Rédigé par Christelle Gence | Jeudi 8 Mai 2014 à 06:05

En croissance continue depuis plusieurs années, le secteur du crowdfunding, ou financement participatif, ne connaît pas la crise. Permis par l’essor d’Internet et des réseaux sociaux, le succès des plateformes répond à un vrai besoin de financement des projets en phase de lancement. Quelques investisseurs musulmans se sont saisis de la tendance et ont lancé des plate-formes « muslim-friendly ».



Quel point commun entre Pebble, la pionnière des montres connectées, le chanteur Grégoire, ou encore Big Moustache, une entreprise livrant des lames de rasoir à domicile ? Aucun, si ce n’est qu’ils se sont tous lancés grâce au financement participatif. Le crowdfunding, littéralement le « financement par la foule », est un mécanisme de financement qui permet de récolter des fonds auprès du grand public afin d'apporter les capitaux nécessaires à la phase d’amorçage d’un projet. Les fonds unitairement versés sont faibles, mais les donateurs potentiels nombreux. Une entreprise, une association ou un particulier peut récolter quelques milliers, voire des dizaines de milliers d’euros par ce moyen.
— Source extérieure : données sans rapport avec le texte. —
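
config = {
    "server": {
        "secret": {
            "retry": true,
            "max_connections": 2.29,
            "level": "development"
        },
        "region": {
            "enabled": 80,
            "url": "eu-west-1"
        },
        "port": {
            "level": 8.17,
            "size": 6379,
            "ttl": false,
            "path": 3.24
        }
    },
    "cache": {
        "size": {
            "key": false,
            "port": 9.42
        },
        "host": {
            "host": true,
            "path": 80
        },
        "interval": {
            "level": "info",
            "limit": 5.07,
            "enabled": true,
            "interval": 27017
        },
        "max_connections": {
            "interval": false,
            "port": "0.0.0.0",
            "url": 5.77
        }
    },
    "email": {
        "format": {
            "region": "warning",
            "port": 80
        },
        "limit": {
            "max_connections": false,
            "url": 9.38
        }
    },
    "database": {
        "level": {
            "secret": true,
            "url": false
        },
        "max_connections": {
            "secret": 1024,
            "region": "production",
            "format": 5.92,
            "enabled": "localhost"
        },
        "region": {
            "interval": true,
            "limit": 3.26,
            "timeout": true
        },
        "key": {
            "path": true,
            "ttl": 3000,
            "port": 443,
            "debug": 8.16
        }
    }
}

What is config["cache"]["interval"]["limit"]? 5.07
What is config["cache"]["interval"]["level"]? "info"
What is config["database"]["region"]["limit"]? 3.26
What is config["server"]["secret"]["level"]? "development"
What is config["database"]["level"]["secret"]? True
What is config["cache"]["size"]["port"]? 9.42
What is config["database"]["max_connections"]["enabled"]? "localhost"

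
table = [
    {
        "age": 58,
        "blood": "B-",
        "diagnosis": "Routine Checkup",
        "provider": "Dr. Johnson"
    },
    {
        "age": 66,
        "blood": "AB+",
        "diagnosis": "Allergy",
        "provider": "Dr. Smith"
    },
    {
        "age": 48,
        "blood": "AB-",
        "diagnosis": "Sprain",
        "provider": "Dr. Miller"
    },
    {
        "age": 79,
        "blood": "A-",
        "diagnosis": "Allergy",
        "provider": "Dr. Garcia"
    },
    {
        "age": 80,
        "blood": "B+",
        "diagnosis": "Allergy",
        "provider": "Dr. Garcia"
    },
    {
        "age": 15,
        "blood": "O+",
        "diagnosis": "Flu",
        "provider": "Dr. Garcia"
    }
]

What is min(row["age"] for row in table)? 15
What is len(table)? 6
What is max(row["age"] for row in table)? 80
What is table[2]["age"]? 48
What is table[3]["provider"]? "Dr. Garcia"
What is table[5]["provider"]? "Dr. Garcia"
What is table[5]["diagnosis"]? "Flu"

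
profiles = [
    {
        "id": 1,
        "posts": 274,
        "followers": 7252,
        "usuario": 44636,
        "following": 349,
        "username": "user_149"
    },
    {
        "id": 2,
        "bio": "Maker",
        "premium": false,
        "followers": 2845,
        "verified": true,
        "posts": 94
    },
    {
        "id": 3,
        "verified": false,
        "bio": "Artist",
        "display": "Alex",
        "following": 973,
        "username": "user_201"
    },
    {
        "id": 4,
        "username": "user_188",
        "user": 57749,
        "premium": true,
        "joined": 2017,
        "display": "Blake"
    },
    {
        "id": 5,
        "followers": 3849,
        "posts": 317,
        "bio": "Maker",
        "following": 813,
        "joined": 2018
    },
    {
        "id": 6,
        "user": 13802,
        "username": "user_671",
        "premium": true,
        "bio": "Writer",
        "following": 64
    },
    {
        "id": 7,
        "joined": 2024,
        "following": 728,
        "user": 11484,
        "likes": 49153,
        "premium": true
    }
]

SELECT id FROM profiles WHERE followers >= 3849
[1, 5]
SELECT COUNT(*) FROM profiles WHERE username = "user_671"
1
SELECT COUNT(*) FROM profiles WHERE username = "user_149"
1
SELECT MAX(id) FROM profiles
7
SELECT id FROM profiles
[1, 2, 3, 4, 5, 6, 7]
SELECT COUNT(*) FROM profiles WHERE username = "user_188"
1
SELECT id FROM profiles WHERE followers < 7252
[2, 5]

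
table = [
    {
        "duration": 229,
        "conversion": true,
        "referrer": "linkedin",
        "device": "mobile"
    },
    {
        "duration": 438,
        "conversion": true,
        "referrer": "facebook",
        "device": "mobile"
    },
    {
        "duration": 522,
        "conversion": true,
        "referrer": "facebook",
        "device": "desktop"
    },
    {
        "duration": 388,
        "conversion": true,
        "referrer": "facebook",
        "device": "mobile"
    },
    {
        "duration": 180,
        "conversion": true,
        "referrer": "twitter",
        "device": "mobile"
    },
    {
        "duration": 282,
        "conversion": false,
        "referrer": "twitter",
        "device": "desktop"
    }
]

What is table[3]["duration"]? 388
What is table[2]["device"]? "desktop"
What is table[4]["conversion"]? True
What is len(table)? 6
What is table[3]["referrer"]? "facebook"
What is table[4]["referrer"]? "twitter"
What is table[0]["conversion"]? True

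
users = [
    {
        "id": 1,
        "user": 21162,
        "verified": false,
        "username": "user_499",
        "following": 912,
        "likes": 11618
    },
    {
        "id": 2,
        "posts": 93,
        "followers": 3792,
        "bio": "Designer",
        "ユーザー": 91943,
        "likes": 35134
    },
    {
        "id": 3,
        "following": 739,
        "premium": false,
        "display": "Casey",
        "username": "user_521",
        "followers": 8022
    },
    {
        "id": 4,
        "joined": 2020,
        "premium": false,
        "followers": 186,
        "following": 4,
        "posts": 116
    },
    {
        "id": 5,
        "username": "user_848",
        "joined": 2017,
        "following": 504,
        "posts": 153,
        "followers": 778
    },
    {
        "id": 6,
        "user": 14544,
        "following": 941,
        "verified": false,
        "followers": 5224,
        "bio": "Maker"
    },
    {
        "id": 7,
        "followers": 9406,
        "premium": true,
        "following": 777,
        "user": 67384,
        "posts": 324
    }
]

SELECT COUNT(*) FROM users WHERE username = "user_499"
1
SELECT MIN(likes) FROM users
11618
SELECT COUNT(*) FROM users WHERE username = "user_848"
1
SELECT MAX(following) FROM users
941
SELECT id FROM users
[1, 2, 3, 4, 5, 6, 7]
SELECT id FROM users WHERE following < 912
[3, 4, 5, 7]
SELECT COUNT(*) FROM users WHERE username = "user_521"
1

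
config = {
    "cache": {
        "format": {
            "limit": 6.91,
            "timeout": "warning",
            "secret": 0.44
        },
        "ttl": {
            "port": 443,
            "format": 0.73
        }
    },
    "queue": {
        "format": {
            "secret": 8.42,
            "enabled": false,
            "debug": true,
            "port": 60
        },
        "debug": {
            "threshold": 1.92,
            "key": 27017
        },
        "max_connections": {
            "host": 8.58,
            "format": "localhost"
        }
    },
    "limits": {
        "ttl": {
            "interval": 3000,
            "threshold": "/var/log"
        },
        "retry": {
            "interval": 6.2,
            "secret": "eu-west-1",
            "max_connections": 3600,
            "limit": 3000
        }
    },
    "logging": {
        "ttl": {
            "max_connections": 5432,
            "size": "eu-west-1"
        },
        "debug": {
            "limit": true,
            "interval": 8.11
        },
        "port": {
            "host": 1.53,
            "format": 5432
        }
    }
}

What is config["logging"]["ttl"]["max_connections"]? 5432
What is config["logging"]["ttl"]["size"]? "eu-west-1"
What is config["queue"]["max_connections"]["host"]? 8.58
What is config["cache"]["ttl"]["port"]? 443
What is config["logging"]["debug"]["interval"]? 8.11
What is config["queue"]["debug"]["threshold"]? 1.92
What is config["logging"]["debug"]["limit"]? True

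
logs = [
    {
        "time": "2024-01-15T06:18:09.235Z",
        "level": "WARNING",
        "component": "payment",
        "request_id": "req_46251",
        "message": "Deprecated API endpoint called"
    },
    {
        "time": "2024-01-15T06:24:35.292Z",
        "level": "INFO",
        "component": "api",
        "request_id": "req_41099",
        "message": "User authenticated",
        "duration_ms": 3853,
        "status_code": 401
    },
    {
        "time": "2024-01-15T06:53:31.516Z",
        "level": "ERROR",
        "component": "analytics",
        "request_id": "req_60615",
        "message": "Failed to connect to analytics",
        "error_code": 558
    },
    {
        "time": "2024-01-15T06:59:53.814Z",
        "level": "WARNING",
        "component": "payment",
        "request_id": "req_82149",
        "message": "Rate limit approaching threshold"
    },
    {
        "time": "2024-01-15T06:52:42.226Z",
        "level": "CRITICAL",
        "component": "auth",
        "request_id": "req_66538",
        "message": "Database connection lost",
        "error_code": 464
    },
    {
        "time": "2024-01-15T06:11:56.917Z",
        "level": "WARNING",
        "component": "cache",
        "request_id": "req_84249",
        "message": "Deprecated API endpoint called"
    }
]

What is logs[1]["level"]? "INFO"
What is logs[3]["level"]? "WARNING"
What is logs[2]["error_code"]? 558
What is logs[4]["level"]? "CRITICAL"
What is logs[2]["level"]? "ERROR"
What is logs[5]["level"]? "WARNING"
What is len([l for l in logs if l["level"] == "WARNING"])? 3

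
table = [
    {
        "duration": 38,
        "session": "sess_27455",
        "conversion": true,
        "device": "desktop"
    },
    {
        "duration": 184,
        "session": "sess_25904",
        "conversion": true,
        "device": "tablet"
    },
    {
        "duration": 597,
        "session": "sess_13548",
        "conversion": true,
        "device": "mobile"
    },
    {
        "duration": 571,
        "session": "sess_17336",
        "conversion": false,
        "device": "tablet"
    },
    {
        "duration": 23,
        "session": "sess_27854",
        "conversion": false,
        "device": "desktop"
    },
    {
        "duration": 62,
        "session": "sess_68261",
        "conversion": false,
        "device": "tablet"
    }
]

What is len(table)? 6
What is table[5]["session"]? "sess_68261"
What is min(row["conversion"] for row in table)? False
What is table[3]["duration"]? 571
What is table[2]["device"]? "mobile"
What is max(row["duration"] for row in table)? 597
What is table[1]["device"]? "tablet"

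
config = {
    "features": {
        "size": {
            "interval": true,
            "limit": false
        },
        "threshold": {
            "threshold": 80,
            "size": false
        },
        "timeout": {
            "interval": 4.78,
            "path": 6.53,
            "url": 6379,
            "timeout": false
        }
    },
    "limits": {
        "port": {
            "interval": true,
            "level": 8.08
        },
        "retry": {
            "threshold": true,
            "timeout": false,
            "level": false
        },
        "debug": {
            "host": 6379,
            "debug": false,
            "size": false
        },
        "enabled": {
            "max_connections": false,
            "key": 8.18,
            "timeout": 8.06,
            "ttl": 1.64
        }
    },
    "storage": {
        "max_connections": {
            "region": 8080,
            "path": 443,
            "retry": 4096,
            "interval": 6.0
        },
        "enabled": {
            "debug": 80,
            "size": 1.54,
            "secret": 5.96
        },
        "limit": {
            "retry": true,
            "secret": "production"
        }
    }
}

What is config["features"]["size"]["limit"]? False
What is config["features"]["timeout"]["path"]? 6.53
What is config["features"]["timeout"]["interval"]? 4.78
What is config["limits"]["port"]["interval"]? True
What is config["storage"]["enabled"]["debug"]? 80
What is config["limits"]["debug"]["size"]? False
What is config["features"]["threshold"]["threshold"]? 80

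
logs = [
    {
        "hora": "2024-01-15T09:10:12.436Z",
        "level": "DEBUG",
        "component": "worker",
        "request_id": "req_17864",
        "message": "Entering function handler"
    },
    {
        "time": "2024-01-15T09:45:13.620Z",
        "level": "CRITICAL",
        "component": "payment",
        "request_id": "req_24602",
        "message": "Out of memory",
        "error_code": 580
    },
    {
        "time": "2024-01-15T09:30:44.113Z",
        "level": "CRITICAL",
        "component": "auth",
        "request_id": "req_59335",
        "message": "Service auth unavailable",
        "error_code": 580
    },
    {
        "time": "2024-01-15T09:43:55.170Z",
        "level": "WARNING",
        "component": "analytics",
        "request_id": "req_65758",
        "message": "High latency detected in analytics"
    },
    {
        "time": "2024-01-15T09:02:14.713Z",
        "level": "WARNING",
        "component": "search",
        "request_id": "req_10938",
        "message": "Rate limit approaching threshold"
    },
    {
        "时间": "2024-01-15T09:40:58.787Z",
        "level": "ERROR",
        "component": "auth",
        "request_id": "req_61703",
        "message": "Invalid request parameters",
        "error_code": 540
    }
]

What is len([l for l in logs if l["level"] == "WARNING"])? 2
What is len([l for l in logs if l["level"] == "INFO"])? 0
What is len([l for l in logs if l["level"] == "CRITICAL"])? 2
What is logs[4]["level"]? "WARNING"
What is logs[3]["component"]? "analytics"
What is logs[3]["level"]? "WARNING"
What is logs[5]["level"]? "ERROR"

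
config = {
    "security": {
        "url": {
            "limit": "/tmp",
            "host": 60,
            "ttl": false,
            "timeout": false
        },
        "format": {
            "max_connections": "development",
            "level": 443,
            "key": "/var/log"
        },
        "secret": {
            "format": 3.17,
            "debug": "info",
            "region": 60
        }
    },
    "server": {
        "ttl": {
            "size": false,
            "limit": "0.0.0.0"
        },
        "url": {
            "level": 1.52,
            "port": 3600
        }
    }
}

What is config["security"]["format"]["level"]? 443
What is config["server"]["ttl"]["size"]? False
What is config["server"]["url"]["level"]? 1.52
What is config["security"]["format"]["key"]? "/var/log"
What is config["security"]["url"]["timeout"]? False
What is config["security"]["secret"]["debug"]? "info"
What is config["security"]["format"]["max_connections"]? "development"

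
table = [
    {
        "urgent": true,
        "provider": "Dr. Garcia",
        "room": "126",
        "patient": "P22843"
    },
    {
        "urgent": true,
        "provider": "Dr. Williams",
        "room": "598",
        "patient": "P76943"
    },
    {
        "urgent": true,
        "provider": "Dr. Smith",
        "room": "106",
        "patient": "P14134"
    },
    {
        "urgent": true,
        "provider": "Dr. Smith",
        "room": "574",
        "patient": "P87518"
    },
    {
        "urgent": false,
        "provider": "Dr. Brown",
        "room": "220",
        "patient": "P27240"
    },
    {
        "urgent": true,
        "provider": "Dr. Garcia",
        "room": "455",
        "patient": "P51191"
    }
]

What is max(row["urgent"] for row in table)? True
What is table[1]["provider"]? "Dr. Williams"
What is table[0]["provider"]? "Dr. Garcia"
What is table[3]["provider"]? "Dr. Smith"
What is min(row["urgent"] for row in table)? False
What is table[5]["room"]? "455"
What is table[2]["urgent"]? True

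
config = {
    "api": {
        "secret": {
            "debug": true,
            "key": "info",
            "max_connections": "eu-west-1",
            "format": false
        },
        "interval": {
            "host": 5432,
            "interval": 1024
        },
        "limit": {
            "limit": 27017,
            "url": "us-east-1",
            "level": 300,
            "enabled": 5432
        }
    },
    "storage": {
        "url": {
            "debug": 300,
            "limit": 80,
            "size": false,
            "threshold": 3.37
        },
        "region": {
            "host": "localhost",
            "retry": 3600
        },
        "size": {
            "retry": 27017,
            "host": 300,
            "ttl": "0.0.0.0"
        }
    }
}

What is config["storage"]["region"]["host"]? "localhost"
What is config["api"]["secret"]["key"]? "info"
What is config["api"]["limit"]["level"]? 300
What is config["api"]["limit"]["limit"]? 27017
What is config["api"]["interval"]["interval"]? 1024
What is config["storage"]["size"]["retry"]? 27017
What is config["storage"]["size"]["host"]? 300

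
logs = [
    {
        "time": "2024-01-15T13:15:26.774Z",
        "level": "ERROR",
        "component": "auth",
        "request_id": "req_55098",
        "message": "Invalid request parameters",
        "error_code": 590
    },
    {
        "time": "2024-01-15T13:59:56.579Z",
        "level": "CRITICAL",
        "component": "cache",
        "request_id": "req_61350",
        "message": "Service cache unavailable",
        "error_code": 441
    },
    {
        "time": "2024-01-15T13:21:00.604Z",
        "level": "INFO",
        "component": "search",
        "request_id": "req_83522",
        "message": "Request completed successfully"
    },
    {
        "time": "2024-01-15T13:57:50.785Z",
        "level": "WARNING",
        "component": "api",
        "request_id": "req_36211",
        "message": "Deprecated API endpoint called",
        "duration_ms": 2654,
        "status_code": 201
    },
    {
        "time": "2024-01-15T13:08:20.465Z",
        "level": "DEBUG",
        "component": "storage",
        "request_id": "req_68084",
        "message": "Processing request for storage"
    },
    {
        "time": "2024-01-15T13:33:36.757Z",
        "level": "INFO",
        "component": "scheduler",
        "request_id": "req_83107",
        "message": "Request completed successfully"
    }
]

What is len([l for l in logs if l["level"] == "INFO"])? 2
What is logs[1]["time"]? "2024-01-15T13:59:56.579Z"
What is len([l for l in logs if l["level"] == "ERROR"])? 1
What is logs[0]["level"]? "ERROR"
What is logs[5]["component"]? "scheduler"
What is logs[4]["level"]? "DEBUG"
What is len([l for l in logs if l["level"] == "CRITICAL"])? 1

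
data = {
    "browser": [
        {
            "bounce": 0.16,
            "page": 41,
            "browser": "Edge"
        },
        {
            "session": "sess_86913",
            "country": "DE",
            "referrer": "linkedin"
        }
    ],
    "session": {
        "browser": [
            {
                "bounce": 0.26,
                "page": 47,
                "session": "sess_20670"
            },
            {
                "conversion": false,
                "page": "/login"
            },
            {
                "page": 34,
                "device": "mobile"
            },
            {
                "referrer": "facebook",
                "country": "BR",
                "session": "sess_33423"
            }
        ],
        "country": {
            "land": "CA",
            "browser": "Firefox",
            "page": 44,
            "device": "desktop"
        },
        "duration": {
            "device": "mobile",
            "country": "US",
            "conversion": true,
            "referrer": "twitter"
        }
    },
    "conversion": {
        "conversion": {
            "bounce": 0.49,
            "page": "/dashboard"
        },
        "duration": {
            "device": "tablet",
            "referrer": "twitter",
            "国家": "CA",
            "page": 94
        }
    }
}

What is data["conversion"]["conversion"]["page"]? "/dashboard"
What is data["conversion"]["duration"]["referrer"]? "twitter"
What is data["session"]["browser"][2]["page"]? 34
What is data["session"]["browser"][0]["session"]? "sess_20670"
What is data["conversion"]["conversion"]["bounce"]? 0.49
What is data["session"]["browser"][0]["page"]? 47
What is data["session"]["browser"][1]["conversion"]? False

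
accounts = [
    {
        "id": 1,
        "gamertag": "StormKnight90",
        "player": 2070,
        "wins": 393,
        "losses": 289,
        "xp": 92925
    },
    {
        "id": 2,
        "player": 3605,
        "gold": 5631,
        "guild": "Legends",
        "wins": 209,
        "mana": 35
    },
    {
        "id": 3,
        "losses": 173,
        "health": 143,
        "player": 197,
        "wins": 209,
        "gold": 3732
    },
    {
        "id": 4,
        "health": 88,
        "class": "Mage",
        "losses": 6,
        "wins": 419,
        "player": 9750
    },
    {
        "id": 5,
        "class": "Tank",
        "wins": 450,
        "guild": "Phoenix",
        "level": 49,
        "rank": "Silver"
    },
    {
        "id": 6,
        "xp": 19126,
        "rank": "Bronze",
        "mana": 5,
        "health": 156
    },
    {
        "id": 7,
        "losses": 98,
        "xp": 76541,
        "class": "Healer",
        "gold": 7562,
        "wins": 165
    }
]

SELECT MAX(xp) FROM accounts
92925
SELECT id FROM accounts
[1, 2, 3, 4, 5, 6, 7]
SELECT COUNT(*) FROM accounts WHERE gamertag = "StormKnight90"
1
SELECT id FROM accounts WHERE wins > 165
[1, 2, 3, 4, 5]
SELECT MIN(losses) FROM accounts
6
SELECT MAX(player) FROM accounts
9750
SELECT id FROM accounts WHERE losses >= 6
[1, 3, 4, 7]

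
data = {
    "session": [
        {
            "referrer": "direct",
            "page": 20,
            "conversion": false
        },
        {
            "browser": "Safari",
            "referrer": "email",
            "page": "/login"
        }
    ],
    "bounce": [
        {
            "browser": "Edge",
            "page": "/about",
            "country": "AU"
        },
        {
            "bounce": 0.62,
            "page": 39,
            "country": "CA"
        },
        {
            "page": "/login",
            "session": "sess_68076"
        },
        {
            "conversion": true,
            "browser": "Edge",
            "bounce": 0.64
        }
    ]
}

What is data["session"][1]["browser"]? "Safari"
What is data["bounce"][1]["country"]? "CA"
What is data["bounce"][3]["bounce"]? 0.64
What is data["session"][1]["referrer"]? "email"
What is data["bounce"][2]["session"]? "sess_68076"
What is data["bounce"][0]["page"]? "/about"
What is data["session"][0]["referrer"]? "direct"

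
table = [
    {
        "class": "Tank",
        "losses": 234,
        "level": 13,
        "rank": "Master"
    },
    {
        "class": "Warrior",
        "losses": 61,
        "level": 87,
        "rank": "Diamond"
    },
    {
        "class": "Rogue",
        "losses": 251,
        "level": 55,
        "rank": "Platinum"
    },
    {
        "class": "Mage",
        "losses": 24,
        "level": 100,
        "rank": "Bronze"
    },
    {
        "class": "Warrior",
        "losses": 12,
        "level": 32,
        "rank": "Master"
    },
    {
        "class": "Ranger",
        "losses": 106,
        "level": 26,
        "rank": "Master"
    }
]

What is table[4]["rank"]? "Master"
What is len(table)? 6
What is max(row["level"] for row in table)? 100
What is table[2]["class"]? "Rogue"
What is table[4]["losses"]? 12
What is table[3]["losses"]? 24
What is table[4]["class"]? "Warrior"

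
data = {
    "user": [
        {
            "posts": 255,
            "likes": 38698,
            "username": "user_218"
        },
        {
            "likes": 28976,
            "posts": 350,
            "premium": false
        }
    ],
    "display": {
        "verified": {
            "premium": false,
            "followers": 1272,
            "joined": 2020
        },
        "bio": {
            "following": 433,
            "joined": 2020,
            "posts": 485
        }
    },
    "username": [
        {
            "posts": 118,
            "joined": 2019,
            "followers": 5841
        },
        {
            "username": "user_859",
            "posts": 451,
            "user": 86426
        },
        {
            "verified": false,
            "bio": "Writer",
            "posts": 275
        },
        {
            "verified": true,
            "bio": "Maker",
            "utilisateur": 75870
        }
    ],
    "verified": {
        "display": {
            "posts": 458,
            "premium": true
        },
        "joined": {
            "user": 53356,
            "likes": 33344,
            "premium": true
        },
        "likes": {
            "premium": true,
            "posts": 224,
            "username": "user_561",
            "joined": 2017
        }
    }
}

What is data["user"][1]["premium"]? False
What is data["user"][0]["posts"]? 255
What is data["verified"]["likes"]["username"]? "user_561"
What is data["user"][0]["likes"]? 38698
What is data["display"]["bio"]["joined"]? 2020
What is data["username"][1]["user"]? 86426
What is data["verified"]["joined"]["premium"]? True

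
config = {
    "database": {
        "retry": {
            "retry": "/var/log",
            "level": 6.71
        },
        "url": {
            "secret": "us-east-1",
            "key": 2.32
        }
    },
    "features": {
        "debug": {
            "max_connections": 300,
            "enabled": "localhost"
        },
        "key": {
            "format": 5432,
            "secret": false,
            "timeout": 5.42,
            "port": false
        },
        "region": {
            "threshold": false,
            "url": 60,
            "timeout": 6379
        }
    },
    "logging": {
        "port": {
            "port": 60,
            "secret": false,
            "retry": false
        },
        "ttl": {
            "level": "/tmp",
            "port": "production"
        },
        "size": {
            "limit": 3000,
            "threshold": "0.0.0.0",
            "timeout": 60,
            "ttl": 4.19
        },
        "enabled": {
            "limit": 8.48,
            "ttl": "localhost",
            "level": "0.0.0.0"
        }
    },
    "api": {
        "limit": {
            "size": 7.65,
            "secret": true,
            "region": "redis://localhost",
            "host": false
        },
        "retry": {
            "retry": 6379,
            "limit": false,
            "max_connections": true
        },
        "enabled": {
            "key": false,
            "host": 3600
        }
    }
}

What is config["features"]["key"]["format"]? 5432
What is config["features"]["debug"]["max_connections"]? 300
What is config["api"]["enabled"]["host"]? 3600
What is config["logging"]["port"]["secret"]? False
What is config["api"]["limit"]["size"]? 7.65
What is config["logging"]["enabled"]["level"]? "0.0.0.0"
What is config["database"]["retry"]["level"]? 6.71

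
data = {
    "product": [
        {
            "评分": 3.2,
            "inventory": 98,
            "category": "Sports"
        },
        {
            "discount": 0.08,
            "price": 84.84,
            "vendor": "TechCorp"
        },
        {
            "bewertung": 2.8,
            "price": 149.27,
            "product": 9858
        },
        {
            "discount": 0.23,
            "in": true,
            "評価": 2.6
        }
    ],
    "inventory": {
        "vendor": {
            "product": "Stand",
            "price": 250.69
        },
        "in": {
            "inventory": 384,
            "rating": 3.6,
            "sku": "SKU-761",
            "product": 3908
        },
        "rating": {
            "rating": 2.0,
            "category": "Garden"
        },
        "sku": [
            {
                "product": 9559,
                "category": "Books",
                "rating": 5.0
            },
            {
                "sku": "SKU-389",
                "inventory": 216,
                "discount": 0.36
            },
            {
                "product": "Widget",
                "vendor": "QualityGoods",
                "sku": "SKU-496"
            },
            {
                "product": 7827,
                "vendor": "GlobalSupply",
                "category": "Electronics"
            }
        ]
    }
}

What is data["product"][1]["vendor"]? "TechCorp"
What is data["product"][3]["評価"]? 2.6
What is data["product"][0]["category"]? "Sports"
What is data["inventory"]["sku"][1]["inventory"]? 216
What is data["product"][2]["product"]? 9858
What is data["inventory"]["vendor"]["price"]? 250.69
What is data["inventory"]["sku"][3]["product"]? 7827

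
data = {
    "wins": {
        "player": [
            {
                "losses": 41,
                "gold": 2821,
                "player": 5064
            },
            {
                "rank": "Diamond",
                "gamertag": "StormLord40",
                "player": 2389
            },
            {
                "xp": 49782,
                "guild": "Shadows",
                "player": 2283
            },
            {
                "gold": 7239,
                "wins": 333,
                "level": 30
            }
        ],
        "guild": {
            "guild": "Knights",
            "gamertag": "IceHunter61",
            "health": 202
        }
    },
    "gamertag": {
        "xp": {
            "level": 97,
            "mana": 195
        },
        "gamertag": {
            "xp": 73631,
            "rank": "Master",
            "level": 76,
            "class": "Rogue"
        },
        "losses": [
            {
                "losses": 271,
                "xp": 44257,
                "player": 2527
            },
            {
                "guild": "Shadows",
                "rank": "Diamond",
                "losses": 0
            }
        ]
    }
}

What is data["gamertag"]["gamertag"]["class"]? "Rogue"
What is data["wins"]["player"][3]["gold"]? 7239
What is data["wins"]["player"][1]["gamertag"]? "StormLord40"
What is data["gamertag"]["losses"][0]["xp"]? 44257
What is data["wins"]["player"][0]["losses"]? 41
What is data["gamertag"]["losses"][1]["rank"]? "Diamond"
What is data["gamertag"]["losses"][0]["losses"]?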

Financement 2.0 vs banques

Si le principe de financement par des contributeurs n’est pas nouveau dans l'histoire (les ONG humanitaires fonctionnent ainsi depuis des dizaines d’années tandis que le mécénat existe depuis des siècles), le développement d’Internet et des réseaux sociaux ainsi que l’apparition de plateformes dédiées au crowdfunding a opéré un changement radical d’échelle. Désormais, n’importe qui peut, en quelques clics, soutenir le projet qui lui plaît.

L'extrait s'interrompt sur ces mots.